In this section
Infant Social Cognition
Domain Specific Systems of Infant Processing of Emotional Expressions, or, how do 14-month-olds learn about objects and people from others' emotional expressions
This project, funded by a grant from the Economic and Social Research Council, aims to find out if and how infants use the emotional expressions of others that are directed at objects or people to learn about the world around them and, further, to predict how people will later behave given their inferred preferences or attitudes. Questions we aim to answer with this project are: 1) Can infants use emotional expressions to learn about the relationships between people? 2) Do infants apply emotional expressions differently when they are directed towards objects as opposed to people? 3) How quickly do infants learn from emotional expressions? 4) Do infants understand emotional expressions are a source of information about a person's attitude, or do they see them as communicating some quality about the thing they are aimed at (i.e., that it is a good or bad thing)? 5) What role do cues such as eye-contact, motherese, and referential gaze ('Pedagogical cues') play in infant learning?
Parents and infants visit the lab when the infant is 14-months-old and watch a series of video clips whilst their looking-behaviour is video recorded for later analysis.
Lead Researcher: Lara Platten-Brown
Fast-mapping orientation of inanimate goal-directed agents in the first year of life
Adults spontaneously perceive humans, animals and even abstract agents as having axes (i.e. fronts and backs) and they can take into account the agent’s bodily orientation when considering what the agent can perceive and what it can do. This study looks into very early development of these basic and yet surprisingly understudied building blocks of social cognition.
Lead Researcher: Mikolaj Hernik
Sensitivity to motion-cues of intentional agency across ontogeny: a one trial non-verbal test
The aim of this project is to develop a new fast and nonverbal method of assessing spontaneous detection of agency in basic schematic stimuli. All our participants, both adults and 12-months-old infants took part in exactly the same 10 second long experiment. Both groups showed a very similar behavior: even within this limited time-window their attention was already drawn to events which violated attributions of intentional agency. Importantly, in both groups the effect depended strictly on whether the events included motion-cues of intentional agency in the first place. Overall, this is the first study showing directly a developmental continuity in human agency detection and documenting its reliance on abstract cues conveyed by mere motion.
Lead Researcher: Mikolaj Hernik
Infants’ attributions of goals and preferences
In these studies with 6- and 9-months-old infants we look closely at what information infants rely on in order to understand the goal of observed actions, and in order to form expectations about the agent’s future actions. The project is run in collaboration with Victoria Southgate, Centre for Brain and Cognitive Development, Birkbeck, University of London.
Lead Researcher: Mikolaj Hernik
What do infants understand about growth?
In this study we compare how infants represent object-transformations which are either internally induced (i.e. growth) or externally imposed. We want to know if children or even infants may be treating objects which are capable of changing by themselves differently. By studying infants’ representations of different causal patterns of transformations we hope to capture the early developmental basis of knowledge about biological kinds. The project is run in cooperation with Maciej Haman, Department of Psychology, University of Warsaw.

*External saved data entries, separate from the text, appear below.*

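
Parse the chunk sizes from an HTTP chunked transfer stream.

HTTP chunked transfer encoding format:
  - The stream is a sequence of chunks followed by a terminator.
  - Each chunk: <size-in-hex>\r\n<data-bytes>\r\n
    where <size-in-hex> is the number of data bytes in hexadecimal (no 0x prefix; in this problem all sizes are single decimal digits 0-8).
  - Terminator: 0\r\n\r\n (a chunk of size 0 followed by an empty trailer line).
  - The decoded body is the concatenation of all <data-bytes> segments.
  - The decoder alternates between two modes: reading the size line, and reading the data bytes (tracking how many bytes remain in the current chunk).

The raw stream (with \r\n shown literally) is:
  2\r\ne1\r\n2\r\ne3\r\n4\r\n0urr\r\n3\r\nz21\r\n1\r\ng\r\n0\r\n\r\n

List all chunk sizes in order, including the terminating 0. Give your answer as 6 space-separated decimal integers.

Chunk 1: stream[0..1]='2' size=0x2=2, data at stream[3..5]='e1' -> body[0..2], body so far='e1'
Chunk 2: stream[7..8]='2' size=0x2=2, data at stream[10..12]='e3' -> body[2..4], body so far='e1e3'
Chunk 3: stream[14..15]='4' size=0x4=4, data at stream[17..21]='0urr' -> body[4..8], body so far='e1e30urr'
Chunk 4: stream[23..24]='3' size=0x3=3, data at stream[26..29]='z21' -> body[8..11], body so far='e1e30urrz21'
Chunk 5: stream[31..32]='1' size=0x1=1, data at stream[34..35]='g' -> body[11..12], body so far='e1e30urrz21g'
Chunk 6: stream[37..38]='0' size=0 (terminator). Final body='e1e30urrz21g' (12 bytes)

Answer: 2 2 4 3 1 0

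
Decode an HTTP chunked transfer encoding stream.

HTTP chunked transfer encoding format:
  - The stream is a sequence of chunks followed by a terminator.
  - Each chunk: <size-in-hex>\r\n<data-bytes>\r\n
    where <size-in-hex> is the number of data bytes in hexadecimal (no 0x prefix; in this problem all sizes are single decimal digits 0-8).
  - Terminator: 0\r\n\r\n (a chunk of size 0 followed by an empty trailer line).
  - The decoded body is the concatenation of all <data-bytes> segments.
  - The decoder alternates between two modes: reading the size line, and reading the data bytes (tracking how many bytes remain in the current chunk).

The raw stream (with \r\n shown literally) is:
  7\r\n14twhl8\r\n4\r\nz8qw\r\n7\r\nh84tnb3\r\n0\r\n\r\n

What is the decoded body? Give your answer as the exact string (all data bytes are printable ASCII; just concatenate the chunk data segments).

Chunk 1: stream[0..1]='7' size=0x7=7, data at stream[3..10]='14twhl8' -> body[0..7], body so far='14twhl8'
Chunk 2: stream[12..13]='4' size=0x4=4, data at stream[15..19]='z8qw' -> body[7..11], body so far='14twhl8z8qw'
Chunk 3: stream[21..22]='7' size=0x7=7, data at stream[24..31]='h84tnb3' -> body[11..18], body so far='14twhl8z8qwh84tnb3'
Chunk 4: stream[33..34]='0' size=0 (terminator). Final body='14twhl8z8qwh84tnb3' (18 bytes)

Answer: 14twhl8z8qwh84tnb3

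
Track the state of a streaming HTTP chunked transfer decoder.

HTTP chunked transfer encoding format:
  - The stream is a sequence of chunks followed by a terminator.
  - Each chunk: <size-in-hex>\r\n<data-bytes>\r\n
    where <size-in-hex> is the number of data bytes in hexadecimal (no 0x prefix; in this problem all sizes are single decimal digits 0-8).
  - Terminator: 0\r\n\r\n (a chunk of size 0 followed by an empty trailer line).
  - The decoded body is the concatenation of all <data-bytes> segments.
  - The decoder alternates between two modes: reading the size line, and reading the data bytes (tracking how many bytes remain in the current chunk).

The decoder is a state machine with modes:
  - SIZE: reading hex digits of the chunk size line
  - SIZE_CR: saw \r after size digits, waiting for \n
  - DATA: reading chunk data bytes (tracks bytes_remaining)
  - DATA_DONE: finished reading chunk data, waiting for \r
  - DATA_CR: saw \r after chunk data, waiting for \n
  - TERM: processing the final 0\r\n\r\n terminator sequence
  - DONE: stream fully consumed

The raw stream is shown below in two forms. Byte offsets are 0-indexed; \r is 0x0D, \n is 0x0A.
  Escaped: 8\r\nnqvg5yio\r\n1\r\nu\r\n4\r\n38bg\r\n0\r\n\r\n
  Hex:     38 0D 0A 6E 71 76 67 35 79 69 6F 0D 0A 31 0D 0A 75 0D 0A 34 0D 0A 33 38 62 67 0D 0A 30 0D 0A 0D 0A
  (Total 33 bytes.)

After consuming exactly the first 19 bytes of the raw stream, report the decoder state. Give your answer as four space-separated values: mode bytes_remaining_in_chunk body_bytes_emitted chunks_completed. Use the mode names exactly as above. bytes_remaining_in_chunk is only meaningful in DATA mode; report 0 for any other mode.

Byte 0 = '8': mode=SIZE remaining=0 emitted=0 chunks_done=0
Byte 1 = 0x0D: mode=SIZE_CR remaining=0 emitted=0 chunks_done=0
Byte 2 = 0x0A: mode=DATA remaining=8 emitted=0 chunks_done=0
Byte 3 = 'n': mode=DATA remaining=7 emitted=1 chunks_done=0
Byte 4 = 'q': mode=DATA remaining=6 emitted=2 chunks_done=0
Byte 5 = 'v': mode=DATA remaining=5 emitted=3 chunks_done=0
Byte 6 = 'g': mode=DATA remaining=4 emitted=4 chunks_done=0
Byte 7 = '5': mode=DATA remaining=3 emitted=5 chunks_done=0
Byte 8 = 'y': mode=DATA remaining=2 emitted=6 chunks_done=0
Byte 9 = 'i': mode=DATA remaining=1 emitted=7 chunks_done=0
Byte 10 = 'o': mode=DATA_DONE remaining=0 emitted=8 chunks_done=0
Byte 11 = 0x0D: mode=DATA_CR remaining=0 emitted=8 chunks_done=0
Byte 12 = 0x0A: mode=SIZE remaining=0 emitted=8 chunks_done=1
Byte 13 = '1': mode=SIZE remaining=0 emitted=8 chunks_done=1
Byte 14 = 0x0D: mode=SIZE_CR remaining=0 emitted=8 chunks_done=1
Byte 15 = 0x0A: mode=DATA remaining=1 emitted=8 chunks_done=1
Byte 16 = 'u': mode=DATA_DONE remaining=0 emitted=9 chunks_done=1
Byte 17 = 0x0D: mode=DATA_CR remaining=0 emitted=9 chunks_done=1
Byte 18 = 0x0A: mode=SIZE remaining=0 emitted=9 chunks_done=2

Answer: SIZE 0 9 2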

Lead Researcher: Mikolaj Hernik
Motion-cues of leadership
We study young preschoolers’ ability to recognize the agents who are the leaders of the group. We are interested in what behaviors and displays do young children rely on when identifying leaders and whether they consider the actual causal influence of the agent on the group’s behavior. The project is run in collaborating with Erno Teglas, Cognitive Development Centre, Central European University.